White House Grants Congress Special Obamacare Deal

U.S. lawmakers and their staff won’t lose their health care subsidies to the Affordable Care Act thanks to a deal announced Wednesday by the Office of Personnel Management.

During the Obamacare fight of 2010, Sen. Chuck Grassley (R-Iowa) proposed an amendment designed to back Democrats into an uncomfortable corner. The amendment states that members of Congress and their aides should be covered by plans “created” by the law or “offered through an exchange.”

However, instead of backing away from the Republican senator’s symbolic proposal, Democrats embraced it -- and it ended up in the final law, TheBlaze reported in April.

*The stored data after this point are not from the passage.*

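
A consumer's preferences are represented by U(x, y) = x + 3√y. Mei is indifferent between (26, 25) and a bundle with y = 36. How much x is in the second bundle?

x = 23

U(26, 25) = 41.
Set U(x, 36) = 41 and solve.
With y = 36: √36 = 6, so x = 41 − 3·6 = 23.
Check: U(23, 36) = 41.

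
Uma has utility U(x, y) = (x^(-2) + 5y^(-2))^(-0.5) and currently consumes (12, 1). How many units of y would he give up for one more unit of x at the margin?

For CES with ρ = -2, MRS = (1/5)·(y/x)^3.
At (12, 1): MRS = 1/8640.
That is, one extra unit of x is worth 1/8640 units of y at the margin.

MRS = 1/8640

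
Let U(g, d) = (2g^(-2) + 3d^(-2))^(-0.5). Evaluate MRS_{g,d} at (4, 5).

MRS = 125/96

For CES with ρ = -2, MRS = (2/3)·(d/g)^3.
At (4, 5): MRS = 125/96.
That is, one extra unit of g is worth 125/96 units of d at the margin.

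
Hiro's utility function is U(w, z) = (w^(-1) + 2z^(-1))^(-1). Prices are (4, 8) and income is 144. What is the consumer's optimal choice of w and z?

w* = 12, z* = 12

For CES with ρ = -1, MRS = (1/2)·(z/w)^2.
Tangency: set MRS = p_w/p_z = 4/8 = 0.5.
So (z/w)^2 = 1; taking the square root, z/w = 1, i.e. z = w.
Substitute into the budget 4·w + 8·z = 144: 12·w = 144, so w* = 12 and z* = 12.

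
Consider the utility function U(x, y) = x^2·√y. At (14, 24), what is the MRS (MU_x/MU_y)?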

Members of Congress and their staff were then worried that the amendment would mean losing their taxpayer-funded health care subsidies, which would lead to a “brain drain” as staffers flee the nation's capital to avoid higher costs.

But Congress doesn't need to worry about that troublesome amendment anymore. President Obama met with Senate Democrats last week and informed them that he would “personally” sort out the issue, as The Daily Caller puts it.

And the OPM has spoken.

Simply put, U.S. lawmakers and their staff can keep their government-provided subsidies so long as they forgo "premium tax credits" that they would otherwise receive under Obamacare, according to the OPM guidelines.

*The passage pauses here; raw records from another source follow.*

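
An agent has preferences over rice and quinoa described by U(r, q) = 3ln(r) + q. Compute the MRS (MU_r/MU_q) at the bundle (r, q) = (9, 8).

MU_r = 3/r, MU_q = 1.
MRS = 3/r ÷ 1.
At (9, 8): MRS = 1/3.
The indifference curve has slope −1/3 at this bundle.

MRS = 1/3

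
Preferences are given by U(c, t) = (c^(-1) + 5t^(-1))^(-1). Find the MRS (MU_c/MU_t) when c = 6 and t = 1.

For CES with ρ = -1, MRS = (1/5)·(t/c)^2.
At (6, 1): MRS = 1/180.
The indifference curve has slope −1/180 at this bundle.

MRS = 1/180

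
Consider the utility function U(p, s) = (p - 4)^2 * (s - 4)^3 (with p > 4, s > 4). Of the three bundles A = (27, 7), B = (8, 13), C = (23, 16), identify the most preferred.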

Roll Call explains the OPM's reasoning on the deal:

OPM noted that the provision requiring members of Congress and their staff to join the exchanges included the phrase “notwithstanding any other provision of law.”

That phrase, per OPM, gives the government license to ignore the other provision of the of the Affordable Care Act “that prohibits an employer from providing a qualified health plan through an Exchange as a benefit under its cafeteria plan.”

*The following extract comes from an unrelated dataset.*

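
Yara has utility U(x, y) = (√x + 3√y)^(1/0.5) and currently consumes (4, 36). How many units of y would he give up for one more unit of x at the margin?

MRS = 1

For CES with ρ = 0.5, MRS = (1/3)·√(y/x).
At (4, 36): MRS = 1.
The indifference curve has slope −1 at this bundle.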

The agency notes that the rule simply allows U.S. lawmakers and their staff to maintain the benefits they already receive.

The OPM statement continues:

The amount of the employer contribution toward their Exchange premiums is no more than would otherwise be made toward coverage under the [Federal Employee Health Benefits] Program.

Jon Foley, OPM Director of Planning and Policy, adds the following:

These proposed regulations implement the administrative aspects of switching Members of Congress and congressional staff to their new insurance plans — the same plans available to millions of Americans through the new Exchanges.